El autoconocimiento es una de las tareas de la existencia misma del ser humano, la Psicología trabaja en esto a manera de Ingeniería inversa: a partir de la consciencia de sí mismo ha ido esclareciendo las capacidades y habilidades del ser humano, las teorías de la personalidad y los distintos “mecanismos” naturales que disponemos. Conforme desarrollamos nuestros intereses y se nos ha permitido ir conociendo las diferentes actividades que se desarrollan tanto en el juego, el aprendizaje, la relaciones personales y el trabajo, podemos hacer un inventario de habilidades e intereses, e incluso conocer nuestra personalidad y actitudes hacia distintos temas y aspectos de la vida. Antes de la Psicología y las teorías de la personalidad, la Astrología ya hacía lo suyo en cuanto a dar a la persona una guía en cuanto los elementos de su ser. Más que hablar de cuestiones futuras veía hacia adentro de la persona a través de las influencias energéticas de cada planeta. Recordemos la frase que estaba escrita en la entrada del Oráculo de Delfos: Conócete a tí mismo; no era una frase hecha a la ligera, es un consejo básico para todo aquel que desee desarrollarse a plenitud, no por nada iban a consultar los antiguos griegos al Oráculo, buscaban respuestas a situaciones en su vida que en ese momento no podían comprender o ser conscientes. No era el simple horóscopo de la mañana de hoy en día. El autoconocimiento es una de las tareas básicas y vitales del ser humano, esto se logra a través del trabajo interno, de ser totalmente sincero y comprometido consigo mismo para desvelar esos aspectos en apariencia desconocidos. Como elementos básicos a trabajar considero que el primero sería el Niño interior, sanar aspectos y situaciones que entonces no sabíamos manejar y que en cuestión de relaciones personales y formas de ver la vida influye directamente. Otro sería la resignificación que hemos hecho de nosotros mismos en la adolescencia, volvernos adultos aportando nuestro ser al mundo en vez de seguir imitando estilos y personas.

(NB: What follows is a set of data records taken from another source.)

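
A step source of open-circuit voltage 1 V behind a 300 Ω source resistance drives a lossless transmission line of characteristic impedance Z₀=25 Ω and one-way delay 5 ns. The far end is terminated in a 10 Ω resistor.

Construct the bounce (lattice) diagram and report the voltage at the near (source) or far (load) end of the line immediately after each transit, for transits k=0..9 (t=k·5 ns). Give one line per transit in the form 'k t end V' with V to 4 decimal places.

Γ_L=-0.428571, Γ_S=0.846154; launch V₁=1·25/325=0.076923
k=0 src: V=0.0769
k=1 load: inc=0.076923, refl=0.076923·-0.428571=-0.0330; V=0.000000+0.076923+-0.032967=0.0440
k=2 src: inc=-0.032967, refl=-0.032967·0.846154=-0.0279; V=0.076923+-0.032967+-0.027895=0.0161
k=3 load: inc=-0.027895, refl=-0.027895·-0.428571=0.0120; V=0.043956+-0.027895+0.011955=0.0280
k=4 src: inc=0.011955, refl=0.011955·0.846154=0.0101; V=0.016061+0.011955+0.010116=0.0381
k=5 load: inc=0.010116, refl=0.010116·-0.428571=-0.0043; V=0.028016+0.010116+-0.004335=0.0338
k=6 src: inc=-0.004335, refl=-0.004335·0.846154=-0.0037; V=0.038132+-0.004335+-0.003668=0.0301
k=7 load: inc=-0.003668, refl=-0.003668·-0.428571=0.0016; V=0.033796+-0.003668+0.001572=0.0317
k=8 src: inc=0.001572, refl=0.001572·0.846154=0.0013; V=0.030128+0.001572+0.001330=0.0330
k=9 load: inc=0.001330, refl=0.001330·-0.428571=-0.0006; V=0.031700+0.001330+-0.000570=0.0325

0 0 source 0.0769
1 5 load 0.0440
2 10 source 0.0161
3 15 load 0.0280
4 20 source 0.0381
5 25 load 0.0338
6 30 source 0.0301
7 35 load 0.0317
8 40 source 0.0330
9 45 load 0.0325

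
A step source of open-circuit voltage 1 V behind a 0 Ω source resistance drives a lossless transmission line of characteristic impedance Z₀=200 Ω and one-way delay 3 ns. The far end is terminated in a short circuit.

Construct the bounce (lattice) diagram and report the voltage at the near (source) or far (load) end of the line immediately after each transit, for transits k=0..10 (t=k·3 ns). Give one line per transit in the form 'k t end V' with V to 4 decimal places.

0 0 source 1.0000
1 3 load 0.0000
2 6 source 1.0000
3 9 load 0.0000
4 12 source 1.0000
5 15 load 0.0000
6 18 source 1.0000
7 21 load 0.0000
8 24 source 1.0000
9 27 load 0.0000
10 30 source 1.0000

Γ_L=-1.000000, Γ_S=-1.000000; launch V₁=1·200/200=1.000000
k=0 src: V=1.0000
k=1 load: inc=1.000000, refl=1.000000·-1.000000=-1.0000; V=0.000000+1.000000+-1.000000=0.0000
k=2 src: inc=-1.000000, refl=-1.000000·-1.000000=1.0000; V=1.000000+-1.000000+1.000000=1.0000
k=3 load: inc=1.000000, refl=1.000000·-1.000000=-1.0000; V=0.000000+1.000000+-1.000000=0.0000
k=4 src: inc=-1.000000, refl=-1.000000·-1.000000=1.0000; V=1.000000+-1.000000+1.000000=1.0000
k=5 load: inc=1.000000, refl=1.000000·-1.000000=-1.0000; V=0.000000+1.000000+-1.000000=0.0000
k=6 src: inc=-1.000000, refl=-1.000000·-1.000000=1.0000; V=1.000000+-1.000000+1.000000=1.0000
k=7 load: inc=1.000000, refl=1.000000·-1.000000=-1.0000; V=0.000000+1.000000+-1.000000=0.0000
k=8 src: inc=-1.000000, refl=-1.000000·-1.000000=1.0000; V=1.000000+-1.000000+1.000000=1.0000
k=9 load: inc=1.000000, refl=1.000000·-1.000000=-1.0000; V=0.000000+1.000000+-1.000000=0.0000
k=10 src: inc=-1.000000, refl=-1.000000·-1.000000=1.0000; V=1.000000+-1.000000+1.000000=1.0000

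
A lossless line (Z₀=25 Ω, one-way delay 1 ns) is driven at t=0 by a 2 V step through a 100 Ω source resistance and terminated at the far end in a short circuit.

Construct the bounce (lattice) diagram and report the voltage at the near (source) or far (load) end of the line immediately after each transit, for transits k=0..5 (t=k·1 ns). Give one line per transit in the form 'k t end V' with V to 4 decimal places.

Γ_L=-1.000000, Γ_S=0.600000; launch V₁=2·25/125=0.400000
k=0 src: V=0.4000
k=1 load: inc=0.400000, refl=0.400000·-1.000000=-0.4000; V=0.000000+0.400000+-0.400000=0.0000
k=2 src: inc=-0.400000, refl=-0.400000·0.600000=-0.2400; V=0.400000+-0.400000+-0.240000=-0.2400
k=3 load: inc=-0.240000, refl=-0.240000·-1.000000=0.2400; V=0.000000+-0.240000+0.240000=0.0000
k=4 src: inc=0.240000, refl=0.240000·0.600000=0.1440; V=-0.240000+0.240000+0.144000=0.1440
k=5 load: inc=0.144000, refl=0.144000·-1.000000=-0.1440; V=0.000000+0.144000+-0.144000=0.0000

0 0 source 0.4000
1 1 load 0.0000
2 2 source -0.2400
3 3 load 0.0000
4 4 source 0.1440
5 5 load 0.0000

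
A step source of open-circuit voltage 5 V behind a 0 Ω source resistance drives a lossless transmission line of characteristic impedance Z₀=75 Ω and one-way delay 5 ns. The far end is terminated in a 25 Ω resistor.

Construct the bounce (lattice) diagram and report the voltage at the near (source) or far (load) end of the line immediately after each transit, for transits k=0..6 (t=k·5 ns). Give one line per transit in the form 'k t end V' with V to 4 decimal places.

Γ_L=-0.500000, Γ_S=-1.000000; launch V₁=5·75/75=5.000000
k=0 src: V=5.0000
k=1 load: inc=5.000000, refl=5.000000·-0.500000=-2.5000; V=0.000000+5.000000+-2.500000=2.5000
k=2 src: inc=-2.500000, refl=-2.500000·-1.000000=2.5000; V=5.000000+-2.500000+2.500000=5.0000
k=3 load: inc=2.500000, refl=2.500000·-0.500000=-1.2500; V=2.500000+2.500000+-1.250000=3.7500
k=4 src: inc=-1.250000, refl=-1.250000·-1.000000=1.2500; V=5.000000+-1.250000+1.250000=5.0000
k=5 load: inc=1.250000, refl=1.250000·-0.500000=-0.6250; V=3.750000+1.250000+-0.625000=4.3750
k=6 src: inc=-0.625000, refl=-0.625000·-1.000000=0.6250; V=5.000000+-0.625000+0.625000=5.0000

0 0 source 5.0000
1 5 load 2.5000
2 10 source 5.0000
3 15 load 3.7500
4 20 source 5.0000
5 25 load 4.3750
6 30 source 5.0000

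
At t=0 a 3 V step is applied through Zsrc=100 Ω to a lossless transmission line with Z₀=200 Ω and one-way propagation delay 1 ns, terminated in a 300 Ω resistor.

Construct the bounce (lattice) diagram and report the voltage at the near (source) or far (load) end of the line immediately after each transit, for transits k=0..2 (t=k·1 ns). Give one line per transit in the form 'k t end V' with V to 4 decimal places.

Γ_L=0.200000, Γ_S=-0.333333; launch V₁=3·200/300=2.000000
k=0 src: V=2.0000
k=1 load: inc=2.000000, refl=2.000000·0.200000=0.4000; V=0.000000+2.000000+0.400000=2.4000
k=2 src: inc=0.400000, refl=0.400000·-0.333333=-0.1333; V=2.000000+0.400000+-0.133333=2.2667

0 0 source 2.0000
1 1 load 2.4000
2 2 source 2.2667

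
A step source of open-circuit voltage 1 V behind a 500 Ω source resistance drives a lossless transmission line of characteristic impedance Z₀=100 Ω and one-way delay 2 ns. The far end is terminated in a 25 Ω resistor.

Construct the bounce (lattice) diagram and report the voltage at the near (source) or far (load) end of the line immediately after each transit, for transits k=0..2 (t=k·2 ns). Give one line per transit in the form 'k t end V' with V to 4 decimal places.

0 0 source 0.1667
1 2 load 0.0667
2 4 source 0.0000

Γ_L=-0.600000, Γ_S=0.666667; launch V₁=1·100/600=0.166667
k=0 src: V=0.1667
k=1 load: inc=0.166667, refl=0.166667·-0.600000=-0.1000; V=0.000000+0.166667+-0.100000=0.0667
k=2 src: inc=-0.100000, refl=-0.100000·0.666667=-0.0667; V=0.166667+-0.100000+-0.066667=0.0000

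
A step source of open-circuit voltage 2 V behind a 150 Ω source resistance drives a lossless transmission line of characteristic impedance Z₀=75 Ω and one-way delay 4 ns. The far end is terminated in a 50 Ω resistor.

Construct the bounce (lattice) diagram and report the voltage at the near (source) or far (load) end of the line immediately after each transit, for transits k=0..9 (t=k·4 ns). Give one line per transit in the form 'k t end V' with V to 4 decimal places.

Γ_L=-0.200000, Γ_S=0.333333; launch V₁=2·75/225=0.666667
k=0 src: V=0.6667
k=1 load: inc=0.666667, refl=0.666667·-0.200000=-0.1333; V=0.000000+0.666667+-0.133333=0.5333
k=2 src: inc=-0.133333, refl=-0.133333·0.333333=-0.0444; V=0.666667+-0.133333+-0.044444=0.4889
k=3 load: inc=-0.044444, refl=-0.044444·-0.200000=0.0089; V=0.533333+-0.044444+0.008889=0.4978
k=4 src: inc=0.008889, refl=0.008889·0.333333=0.0030; V=0.488889+0.008889+0.002963=0.5007
k=5 load: inc=0.002963, refl=0.002963·-0.200000=-0.0006; V=0.497778+0.002963+-0.000593=0.5001
k=6 src: inc=-0.000593, refl=-0.000593·0.333333=-0.0002; V=0.500741+-0.000593+-0.000198=0.5000
k=7 load: inc=-0.000198, refl=-0.000198·-0.200000=0.0000; V=0.500148+-0.000198+0.000040=0.5000
k=8 src: inc=0.000040, refl=0.000040·0.333333=0.0000; V=0.499951+0.000040+0.000013=0.5000
k=9 load: inc=0.000013, refl=0.000013·-0.200000=-0.0000; V=0.499990+0.000013+-0.000003=0.5000

0 0 source 0.6667
1 4 load 0.5333
2 8 source 0.4889
3 12 load 0.4978
4 16 source 0.5007
5 20 load 0.5001
6 24 source 0.5000
7 28 load 0.5000
8 32 source 0.5000
9 36 load 0.5000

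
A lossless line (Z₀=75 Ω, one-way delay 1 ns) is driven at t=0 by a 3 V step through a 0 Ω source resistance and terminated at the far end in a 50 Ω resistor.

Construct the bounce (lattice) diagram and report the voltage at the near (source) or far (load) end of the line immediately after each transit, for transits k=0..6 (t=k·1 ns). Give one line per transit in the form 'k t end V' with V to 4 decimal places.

Γ_L=-0.200000, Γ_S=-1.000000; launch V₁=3·75/75=3.000000
k=0 src: V=3.0000
k=1 load: inc=3.000000, refl=3.000000·-0.200000=-0.6000; V=0.000000+3.000000+-0.600000=2.4000
k=2 src: inc=-0.600000, refl=-0.600000·-1.000000=0.6000; V=3.000000+-0.600000+0.600000=3.0000
k=3 load: inc=0.600000, refl=0.600000·-0.200000=-0.1200; V=2.400000+0.600000+-0.120000=2.8800
k=4 src: inc=-0.120000, refl=-0.120000·-1.000000=0.1200; V=3.000000+-0.120000+0.120000=3.0000
k=5 load: inc=0.120000, refl=0.120000·-0.200000=-0.0240; V=2.880000+0.120000+-0.024000=2.9760
k=6 src: inc=-0.024000, refl=-0.024000·-1.000000=0.0240; V=3.000000+-0.024000+0.024000=3.0000

0 0 source 3.0000
1 1 load 2.4000
2 2 source 3.0000
3 3 load 2.8800
4 4 source 3.0000
5 5 load 2.9760
6 6 source 3.0000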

El trabajo con la historia familiar, sus enfermedades, asuntos inconclusos u ocultos también es parte del trabajo esencial de la persona, si bien hemos llegado a esa familia para aprender algo de ella y por otro lado complementar la consciencia de la familia como un ser en sí.

Debo advertir que todo cambio lleva un movimiento de todo el entorno, por eso es que a veces nos cuesta tomar la decisión de entrar en un proceso de terapia, pero siempre los beneficios y las ganancias han superado los costos, entre ellas es la de liberarnos de pensamientos, sentimientos que eran ya un lastre en nuestras vidas y persona, y obvio, la consciencia de nuevas habilidades y capacidades, fluir con lo que le gusta a uno. La identidad cambia día a día, con cada experiencia y tiempo que pasemos con otras personas y seres queridos, querer permanecer siempre en lo mismo es nocivo para nuestra esencia. Muchos buscan ser únicos imitando a otros o a una moda, cambian de guardarropa, sin embargo no se puede afirmar que exista una transformación. Con el conocimiento de uno mismo viene el desarrollo, la evolución de la persona y su espíritu. Con estos aspectos del trabajo vital que podríamos tener cada uno nos facilita también la autoconsciencia, el desarrollo personal y el mejor manejo de situaciones conflictivas que puedan venir para responder mejor y pueda solucionarse de forma más efectiva y fluir mejor con el ambiente y los demás.